David Fernández

Personal information
- Full name: David Emanuel Fernández Fariña
- Date of birth: 30 January 2006 (age 20)
- Place of birth: Ñemby, Paraguay
- Height: 1.84 m (6 ft 0 in)
- Position: Forward

Team information
- Current team: O'Higgins

Youth career
- Sol de América

Senior career*
- Years: Team / Apps / (Gls)
- 2023–2025: Sol de América / 32 / (2)
- 2023: → Sportivo Trinidense (loan) / 16 / (2)
- 2025–2026: Defensa y Justicia / 3 / (0)
- 2026–: O'Higgins / 0 / (0)

International career
- 2023: Paraguay U17 / 7 / (0)
- 2025: Paraguay U20 / 12 / (1)

= David Fernández (footballer, born 2006) =

Paraguayan footballer

David Emanuel Fernández Fariña (born 30 January 2006) is a Paraguayan professional footballer who plays as a forward for Chilean club O'Higgins.

==Club career==
Born in Ñemby, Paraguay, Fernández is a product of Sol de América.
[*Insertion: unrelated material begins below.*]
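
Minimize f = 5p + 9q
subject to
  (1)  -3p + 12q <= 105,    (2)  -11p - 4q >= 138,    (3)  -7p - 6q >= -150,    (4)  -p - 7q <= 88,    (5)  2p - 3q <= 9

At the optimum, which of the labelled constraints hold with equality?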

In 2023, he was loaned out to Sportivo Trinidense with whom he made his professional debut.

In October 2025, Fernández moved to Argentina and signed with Defensa y Justicia. The next year, he was included in the first team.

In August 2026, Fernández moved to Chile and signed with O'Higgins.

==International career==
Acosta represented Paraguay at under-17 level in the 2023 South American Championship. In 2025, he represented the under-20's at both the 2025 South American Championship and the 2025 FIFA World Cup.